Additionally, glibc 2.36 is the first glibc with support for the new
mount api which just released. So all users before that users would have
to write their own system call wrappers so I think we have some liberty
here.

I think this is too much of a restriction to require that fsopen() and
fsconfig() userns must match in order to set options. It is pretty handy
to be able to set mount options outside of fc->user_ns. And we'd
definitely want to make use of this in the future.

So ideally, we just switch all filesystems that are mountable in userns
over to use fc->user_ns. There's not really a big regression risk here
because it's not used in userns workloads widely today. Taking a close
look, the affected filesystems are devpts and tmpfs. Having them rely on
fc->user_ns aligns them with how fuse does it today.

2023-04-05 14:12:30

by Christian Brauner

[permalink] [raw]
Subject: Re: fsconfig parsing bugs

On Thu, Sep 01, 2022 at 04:50:28PM +0200, Christian Brauner wrote:
> On Wed, Aug 31, 2022 at 04:12:21PM -0700, Seth Jenkins wrote:
> > The codebase-wide refactor efforts to using the latest fs mounting API
> > (with support for fsopen/fsconfig/fsmount etc.) have introduced some
> > bugs into mount configuration parsing in several parse_param handlers,
> > most notably shmem_parse_one() which can be accessed from a userns.
> > There are several cases where the following code pattern is used:
> >
> > ctx->value = <expression>
> > if(ctx->value is invalid)
> > goto fail;
> > ctx->seen |= SHMEM_SEEN_X;
> > break;
> >
> > However, this coding pattern does not work in the case where multiple
> > fsconfig calls are made.

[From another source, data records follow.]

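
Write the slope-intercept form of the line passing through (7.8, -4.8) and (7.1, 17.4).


m = (22.2)/(-0.7) = -31.7143
b = y1 - m*x1 = -4.8 - (22.2*7.8)/(-0.7) = -4.8 + 247.3714 = 242.5714

y = -31.7143x + 242.5714


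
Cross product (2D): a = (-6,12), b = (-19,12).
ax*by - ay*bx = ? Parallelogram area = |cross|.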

For example, if I were to call fsconfig with
> > the key "nr_blocks" twice, the first time with a valid value, and the
> > second time with an invalid value, the invalid value will be persisted
> > and used upon creation of the mount for the value of ctx->blocks, and
> > consequently for sbinfo->max_blocks.
> >
> > This code pattern is used for Opt_nr_blocks, Opt_nr_inodes, Opt_uid,
> > Opt_gid and Opt_huge. Probably the proper thing to do is to check for
> > validity before assigning the value to the shmem_options struct in the
> > fs_context.
> >
> > We also see this code pattern replicated throughout other filesystems
> > for uid/gid resolution, including hugetlbfs, FUSE, ntfs3 and ffs.
> >
> > The other outstanding issue I noticed comes from the fact that
> > fsconfig syscalls may occur in a different userns than that which
> > called fsopen. That means that resolving the uid/gid via
> > current_user_ns() can save a kuid that isn't mapped in the associated
> > namespace when the filesystem is finally mounted. This means that it
> > is possible for an unprivileged user to create files owned by any
> > group in a tmpfs mount (since we can set the SUID bit on the tmpfs
> > directory), or a tmpfs that is owned by any user, including the root
> > group/user. This is probably outside the original intention of this
> > code.
> >
> > The fix for this bug is not quite so simple as the others. The options
> > that I've assessed are:
> >
> > - Resolve the kuid/kgid via the fs_context namespace - this does
> > however mean that any task outside the fsopen'ing userns that tries to
> > set the uid/gid of a tmpfs will have to know that the uid/gid will be
> > resolved by a different namespace than that which the current task is
> > in. It also subtly changes the behavior of this specific subsystem in
> > a userland visible way.
> > - Globally disallow fsconfig calls originating from outside the
> > fs_context userns - This is a more robust solution that would prevent
> > any similar bugs, but it may impinge on valid mount use-cases. It's
> > the best from a security standpoint and if it's determined that it was
> > not in the original intention to be juggling user/mount namespaces
> > this way, it's probably the ideal solution.
> > - Throw EINVAL if the kuid specified cannot be mapped in the mounting
> > userns (and/or potentially in the fs_context userns) - This is
> > probably the solution that remains most faithful to all potential
> > use-cases, but it doesn't reduce the potential for variants in the
> > future in other parts of the codebase and it also introduces some
> > slight derivative logic bug risk.
> > - Don't resolve the uid/gid specified in fsconfig at all, and resolve
> > it during mount-time when calling an associated fill_super. This is
> > precedented and used in other parts of the codebase, but specificity
> > is lost in the final error case since an end-user cannot easily
> > attribute a mount failure to an unmappable uid.
> >
> > I've also attached a PoC for this bug that demonstrates that an
> > unprivileged user can create files/directories with root uid/gid's.
> > There is no deadline for this issue as we can't see any obvious way to
> > cross a privilege boundary with this.
> >
> > Thanks in advance!
>
> I'm involved in 2 large projects that make use of the new mount api LXC
> and CRIU. None of them call fsconfig() outside of the target user
> namespace. util-linux mount(2) does not yet use the new mount api and so
> can't be affected either but will in maybe even the next release.
> Additionally, glibc 2.36 is the first glibc with support for the new
> mount api which just released. So all users before that users would have
> to write their own system call wrappers so I think we have some liberty
> here.
>
> I think this is too much of a restriction to require that fsopen() and
> fsconfig() userns must match in order to set options. It is pretty handy
> to be able to set mount options outside of fc->user_ns. And we'd
> definitely want to make use of this in the future.
>
> So ideally, we just switch all filesystems that are mountable in userns
> over to use fc->user_ns. There's not really a big regression risk here
> because it's not used in userns workloads widely today. Taking a close
> look, the affected filesystems are devpts and tmpfs. Having them rely on
> fc->user_ns aligns them with how fuse does it today.

Seth, did you plan on sending a patch for this? I'd like to get this
sorted now that more projects are starting to make use of the new mount
api.